A WMF descobriu que, entretanto, no Nepal, os sistemas tradicionais de distribuição de água hiti – canais complexos com bicas elaboradamente esculpidas – caíram em desuso em todo o vale de Katmandu devido ao desenvolvimento desenfreado e descontrolado. O WMF planeia mapear e documentar hitis seleccionados e as suas infra-estruturas, melhorar as suas capacidades e fornecer supervisão da conservação em conjunto com as autoridades locais.
No Peru, a WMF irá reabilitar os sistemas andinos tradicionais de barragens, canais e lagoas de retenção concebidos para armazenar o escoamento para a estação seca, que foram originalmente perturbados pela colonização espanhola.

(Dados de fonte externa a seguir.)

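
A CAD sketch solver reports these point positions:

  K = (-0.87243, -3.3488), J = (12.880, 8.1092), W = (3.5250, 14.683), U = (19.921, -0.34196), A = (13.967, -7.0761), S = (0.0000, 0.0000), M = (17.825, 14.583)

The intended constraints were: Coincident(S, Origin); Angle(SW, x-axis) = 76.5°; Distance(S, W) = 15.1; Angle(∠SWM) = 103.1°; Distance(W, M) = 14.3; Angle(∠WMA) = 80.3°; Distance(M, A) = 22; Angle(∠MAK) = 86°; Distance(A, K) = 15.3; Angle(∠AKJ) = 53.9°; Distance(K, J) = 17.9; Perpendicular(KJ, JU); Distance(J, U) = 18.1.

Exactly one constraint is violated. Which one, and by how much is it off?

Distance(J, U) = 18.1 — off by 7.10.

S = (0.00, 0.00) ✓; SW at 76.50° ✓; |SW| = 15.10 ✓; ∠SWM = 103.1° ✓; |WM| = 14.30 ✓; ∠WMA = 80.30° ✓; |MA| = 22.00 ✓; ∠MAK = 86.00° ✓; |AK| = 15.30 ✓; ∠AKJ = 53.90° ✓; |KJ| = 17.90 ✓; ∠(KJ, JU) = 90.00° ✓; |JU| = 11.00 ✗.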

O WMF também direcionou os seus esforços para o futuro climático de jardins históricos importantes, encomendando uma análise paisagística dos sistemas de gestão tradicionais para estabelecer as melhores práticas face às alterações climáticas. O foco projetado da organização em Conexões Costeiras criará uma rede global de profissionais do patrimônio trabalhando para unir recursos confiáveis para locais costeiros em todo o mundo – incluindo seminários, resumos de estudos de caso, guias técnicos e bibliografias de pesquisa – usando Hurst Castle no Reino Unido como um centro para troca de conhecimento. A Coastal Connections também procurará reduzir a pegada de carbono da Palm House da era vitoriana no Royal Botanic Gardens em Kew, Londres, através da utilização de sistemas de aquecimento mais eficientes e energia geotérmica sustentável.

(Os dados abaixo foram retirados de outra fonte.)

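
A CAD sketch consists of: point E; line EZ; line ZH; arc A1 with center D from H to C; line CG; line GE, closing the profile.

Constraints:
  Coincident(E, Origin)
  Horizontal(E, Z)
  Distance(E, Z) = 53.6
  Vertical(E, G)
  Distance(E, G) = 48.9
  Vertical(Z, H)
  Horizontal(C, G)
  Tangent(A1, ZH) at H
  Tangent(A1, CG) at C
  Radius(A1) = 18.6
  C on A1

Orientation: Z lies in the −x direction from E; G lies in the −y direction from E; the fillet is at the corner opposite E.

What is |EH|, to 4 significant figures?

61.57

E is at the origin; EZ is horizontal with |EZ| = 53.6 and Z on the −x side, so Z = (-53.60, 0.000). E and G share the same x with |EG| = 48.9 and G on the −y side, so G = (0.000, -48.90). The virtual corner opposite E is at (-53.60, -48.90). The tangent condition forces DH to be normal to ZH and since A1 is tangent to CG there, DC ⟂ CG, with radius 18.6, so the center D sits 18.6 in from both sides at D = (-35.00, -30.30). That places the tangent points at H = (-53.60, -30.30) on ZH and C = (-35.00, -48.90) on CG. Then |EH| = |H − E| = 61.57.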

Devastação devido a um terremoto perto do local da Igreja Ortodoxa Grega de Antioquia, Antakya, Turquia WMF
Além disso, a Iniciativa de Património Climático do WMF destacará outros projetos prioritários centrados nos temas de resposta a crises e património inclusivo. Estes incluem esforços de conservação na antiga cidade de Antakya, na Turquia, devastada pelo terremoto; a restauração da cúpula de vidro da Casa do Professor, um marco em Kiev, na Ucrânia, que foi danificada por mísseis russos; e o revigoramento e proteção de Phnom Bakheng, um importante templo em Siem Reap, Camboja. Os focos baseados na inclusão abrangerão empreendimentos como a revitalização de uma casa de culto há muito abandonada, a Sinagoga de Fabric, num centro cultural judaico em Timișoara, Roménia; unir forças com comunidades indígenas locais para criar práticas sustentáveis de gestão de visitantes para os Sand Island Petroglyphs, uma coleção de imagens rochosas que cobrem 100 metros de penhasco perto do Monumento Nacional Bears Ears, em Utah; e a segunda fase de um plano contínuo para reconstruir o danificado Old Fourah Bay College em Freetown, Serra Leoa.

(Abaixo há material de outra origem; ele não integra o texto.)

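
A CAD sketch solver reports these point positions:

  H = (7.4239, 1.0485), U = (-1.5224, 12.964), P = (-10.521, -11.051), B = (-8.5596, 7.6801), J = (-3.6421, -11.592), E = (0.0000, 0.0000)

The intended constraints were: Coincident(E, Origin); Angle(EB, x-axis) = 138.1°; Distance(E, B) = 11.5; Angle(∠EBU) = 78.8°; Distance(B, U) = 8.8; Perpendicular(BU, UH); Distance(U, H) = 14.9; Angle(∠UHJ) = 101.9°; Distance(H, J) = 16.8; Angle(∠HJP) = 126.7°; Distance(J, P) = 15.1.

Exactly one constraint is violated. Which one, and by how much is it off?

Distance(J, P) = 15.1 — off by 8.20.

E = (0.00, 0.00) ✓; EB at 138.1° ✓; |EB| = 11.50 ✓; ∠EBU = 78.80° ✓; |BU| = 8.800 ✓; ∠(BU, UH) = 90.00° ✓; |UH| = 14.90 ✓; ∠UHJ = 101.9° ✓; |HJ| = 16.80 ✓; ∠HJP = 126.7° ✓; |JP| = 6.900 ✗.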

O WMF também continuará seus projetos legados cimentados em 2023 durante sua afiliação ao Fundo do Patrimônio Globalincluindo esforços em prol do turismo sustentável na cidade pré-hispânica de Ciudad Perdida, na Colômbia, e a sobrevivência contínua da arquitetura vernácula tradicional da Vila Dali, na província chinesa de Guizhou.
Durante um painel de discussão organizado pelo WMF, Rohit Jigyasu (gerente de projeto do Centro Internacional para o Estudo da Preservação e Restauração de Bens Culturais) observou que há “muita sabedoria tradicional que foi capturada ao longo de gerações. As comunidades sempre se adaptaram ao seu contexto, e o seu contexto sempre lhes deu este desafio de mudar as condições ambientais… Se olharmos para a arquitectura vernácula, grande parte dela é realmente concebida para controlar o clima de uma forma muito bonita.”